Pour lui, il s’agissait d’une simple petite dispute…

Margaux Piron
Sous la colère, il a violemment attrapé sa femme par les cheveux
Sous la colère, il a violemment attrapé sa femme par les cheveux ©ÉdA – 301892341130

Le 21 janvier 2022, à la suite d’un différend à propos de l’argent, Grégoire (prénom d’emprunt) a porté plusieurs coups sur son épouse à leur domicile de Jurbise. Sous la colère, il a violemment attrapé sa femme par les cheveux pour l’extraire du véhicule, l’a posé sur le capot en la frappant au visage avant de la pousser sauvagement contre un tracteur tondeuse.

À la barre du tribunal correctionnel de Mons, le prévenu, âgé de 80 ans, a déclaré que c’était la première fois qu’il s’en prenait de cette manière à l’égard de sa femme "J’ai beaucoup de regrets", a-t-il confié. "C’était une simple petite dispute".

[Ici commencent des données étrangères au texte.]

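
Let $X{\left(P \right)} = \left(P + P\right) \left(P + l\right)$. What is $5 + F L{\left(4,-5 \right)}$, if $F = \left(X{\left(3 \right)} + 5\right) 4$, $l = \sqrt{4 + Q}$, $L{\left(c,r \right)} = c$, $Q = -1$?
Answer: $373 + 96 \sqrt{3} \approx 539.28$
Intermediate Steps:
$l = \sqrt{3}$ ($l = \sqrt{4 - 1} = \sqrt{3} \approx 1.732$)
$X{\left(P \right)} = 2 P \left(P + \sqrt{3}\right)$ ($X{\left(P \right)} = \left(P + P\right) \left(P + \sqrt{3}\right) = 2 P \left(P + \sqrt{3}\right)$)
$F = 92 + 24 \sqrt{3}$ ($F = \left(2 \cdot 3 \left(3 + \sqrt{3}\right) + 5\right) 4 = \left(\left(18 + 6 \sqrt{3}\right) + 5\right) 4 = \left(23 + 6 \sqrt{3}\right) 4 = 92 + 24 \sqrt{3} \approx 133.57$)
$5 + F L{\left(4,-5 \right)} = 5 + \left(92 + 24 \sqrt{3}\right) 4 = 5 + \left(368 + 96 \sqrt{3}\right) = 373 + 96 \sqrt{3}$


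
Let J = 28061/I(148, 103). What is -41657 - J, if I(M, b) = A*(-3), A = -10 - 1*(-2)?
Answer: -1027829/24 ≈ -42826.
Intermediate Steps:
A = -8 (A = -10 + 2 = -8)
I(M, b) = 24 (I(M, b) = -8*(-3) = 24)
J = 28061/24 ≈ 1169.2
-41657 - J = -41657 - 1*28061/24 = -41657 - 28061/24 = -1027829/24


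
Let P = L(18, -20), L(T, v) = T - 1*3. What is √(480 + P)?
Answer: 3*√55 ≈ 22.249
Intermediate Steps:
L(T, v) = -3 + T (L(T, v) = T - 3 = -3 + T)
P = 15 (P = -3 + 18 = 15)
√(480 + P) = √(480 + 15) = √495 = 3*√55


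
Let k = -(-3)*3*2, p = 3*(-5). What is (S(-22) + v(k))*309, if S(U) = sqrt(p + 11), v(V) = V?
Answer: 5562 + 618*I ≈ 5562.0 + 618.0*I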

Le couple est aujourd’hui marié depuis 58 ans. Pour la juge Neroni, "c’est assez interpellant que cela se produise après tant d’années de vie commune. Ces faits sont loin d’être anodins". Pourtant, l’audition de la victime dévoile une tout autre histoire des faits…

"La femme de Grégoire a précisé qu’elle recevait fréquemment des coups depuis leur mariage", a précisé le représentant du ministère public. Par ailleurs, contrairement à ses déclarations, il n’est pas à ses premiers déboires."Le prévenu a déjà été interpellé pour avoir, en 1995 porté un coup de couteau à sa femme au niveau du bras gauche et en 2005, pour l’avoir frappé au niveau de la tête".

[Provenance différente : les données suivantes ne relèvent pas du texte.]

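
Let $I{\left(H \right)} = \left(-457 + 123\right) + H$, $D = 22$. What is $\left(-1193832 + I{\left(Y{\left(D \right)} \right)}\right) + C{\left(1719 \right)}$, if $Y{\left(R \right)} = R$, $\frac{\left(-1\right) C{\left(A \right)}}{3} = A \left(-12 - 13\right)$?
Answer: $-1065219$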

Sur ces faits anciens, l’homme originaire de Jurbise n’a pas voulu se prononcer.

Toujours dans ses déclarations auprès des services de police, la femme de Grégoire a stipulé que son mari "est excessivement jaloux et la soupçonne de le tromper. Cette dame craint pour sa vie", a ajouté le représentant du ministère public. Vu la gravité des faits, une peine de six mois de prison a été requise.

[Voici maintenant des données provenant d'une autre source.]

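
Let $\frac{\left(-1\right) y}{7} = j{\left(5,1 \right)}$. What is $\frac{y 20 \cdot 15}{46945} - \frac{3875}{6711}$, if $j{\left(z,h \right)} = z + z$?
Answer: $- \frac{64568575}{63009579} \approx -1.0247$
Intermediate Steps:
$j{\left(z,h \right)} = 2 z$
$y = -70$ ($y = - 7 \cdot 2 \cdot 5 = \left(-7\right) 10 = -70$)
$\frac{y 20 \cdot 15}{46945} - \frac{3875}{6711} = \frac{\left(-70\right) 20 \cdot 15}{46945} - \frac{3875}{6711} = \left(-1400\right) 15 \cdot \frac{1}{46945} - \frac{3875}{6711} = \left(-21000\right) \frac{1}{46945} - \frac{3875}{6711} = - \frac{4200}{9389} - \frac{3875}{6711} = - \frac{64568575}{63009579}$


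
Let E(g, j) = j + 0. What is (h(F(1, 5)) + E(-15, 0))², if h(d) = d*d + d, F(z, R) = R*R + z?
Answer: 492804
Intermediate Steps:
F(z, R) = z + R² (F(z, R) = R² + z = z + R²)
E(g, j) = j
h(d) = d + d² (h(d) = d² + d = d + d²)
(h(F(1, 5)) + E(-15, 0))² = ((1 + 5²)*(1 + (1 + 5²)) + 0)² = ((1 + 25)*(1 + (1 + 25)) + 0)² = (26*(1 + 26) + 0)² = (26*27 + 0)² = (702 + 0)² = 702² = 492804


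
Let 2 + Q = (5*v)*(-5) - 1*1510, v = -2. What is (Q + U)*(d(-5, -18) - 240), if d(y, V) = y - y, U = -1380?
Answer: 682080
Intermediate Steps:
Q = -1462 (Q = -2 + ((5*(-2))*(-5) - 1*1510) = -2 + (-10*(-5) - 1510) = -2 + (50 - 1510) = -2 - 1460 = -1462)
d(y, V) = 0
(Q + U)*(d(-5, -18) - 240) = (-1462 - 1380)*(0 - 240) = -2842*(-240) = 682080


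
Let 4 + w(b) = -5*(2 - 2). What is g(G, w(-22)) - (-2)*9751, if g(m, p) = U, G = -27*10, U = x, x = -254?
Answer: 19248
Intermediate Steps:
w(b) = -4 (w(b) = -4 - 5*(2 - 2) = -4 - 5*0 = -4 + 0 = -4)
U = -254
G = -270
g(m, p) = -254
g(G, w(-22)) - (-2)*9751 = -254 - (-2)*9751 = -254 - 1*(-19502) = -254 + 19502 = 19248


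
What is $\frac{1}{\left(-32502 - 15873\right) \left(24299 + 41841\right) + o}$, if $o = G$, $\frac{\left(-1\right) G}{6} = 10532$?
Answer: $- \frac{1}{3199585692} \approx -3.1254 \cdot 10^{-10}$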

"À mon âge, je ne suis certainement pas jaloux", a expliqué le prévenu. "Il lui arrivait d’être au téléphone et de raccrocher subitement quand je pénétrais dans une pièce. Cela s’arrête là", a-t-il conclu. Le conseil de Grégoire a quant à lui, sollicité une suspension simple du prononcé. Le jugement sera prononcé le 6 décembre prochain.